Lelaki itu kian menundukkan kepala. Tak berani sedikitpun menatap mata ibunya karena khawatir akan ketahuan apabila saat ini air matanya mulai menetes.
“Di luar sana, banyak laki-laki dan perempuan yang dibutakan cinta. Rela tidak mengakui orang tuanya hanya demi nafsu mempersatukan birahi atas nama cinta, padahal orang tua tidak merestui pasti disebabkan alasan yang logis. Orang tua kekasihmu tidak merestui hubungan kalian sebab melihat anak perempuannya sudah terbiasa hidup mewah, jadi tak tega kalau seandainya menikah denganmu yang hanya berprofesi sebagai guru honorer dengan penghasilan pas-pasan. Khawatir hidup anaknya menderita. Apakah pemikiran orang tuanya salah?”

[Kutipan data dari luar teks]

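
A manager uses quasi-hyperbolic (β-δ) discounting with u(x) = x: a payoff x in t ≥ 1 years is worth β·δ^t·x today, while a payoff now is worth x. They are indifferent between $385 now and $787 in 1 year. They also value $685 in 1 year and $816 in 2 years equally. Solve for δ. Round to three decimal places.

The second indifference involves only future payoffs, so β cancels: β·δ^1·685 = β·δ^2·816, giving δ = 685/816 = 0.83946.

δ ≈ 0.839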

Dengan menguatkan hati, lelaki itu mencoba menegakkan kepala dan melihat ke arah ibunya.
BACA JUGA: 13, Angka Terindah Menunjuk Surga
“Jadi, apa yang harus kulakukan, Bu? Aku tidak mencintai istriku, bagaimana mungkin membangun rumah tangga tanpa cinta?”
“Jangan katakan tidak, tetapi katakan belum. Jujur saja, dari awal ibu dan ayah melarangmu pacaran. Khawatir saat tidak berjodoh dirimu akan menjadi pesakitan cinta yang sukar disembuhkan. Kekhawatiran kami terbukti, kini belajarlah menerima kenyataan bahwa apa yang terbaik menurutmu belum tentu yang terbaik menurut kehendak Allah. Belajarlah mencintai istrimu lebih tekun, sebab sebelum menikah denganmu istrimu belajar dengan tekun mencintaimu lewat doa-doanya agar berjodoh denganmu, Allah mengabulkan doanya. Kini saatnya dirimu berdoa dan bekerja untuk mencintai istrimu hanya karena Allah.” []
Arief Siddiq Razaan merupakan nama pena dari Dani Sukma AS, seorang dosen dan penggiat literasi yang mendirikan Komunitas Penulis Anak Kampus (KOMPAK)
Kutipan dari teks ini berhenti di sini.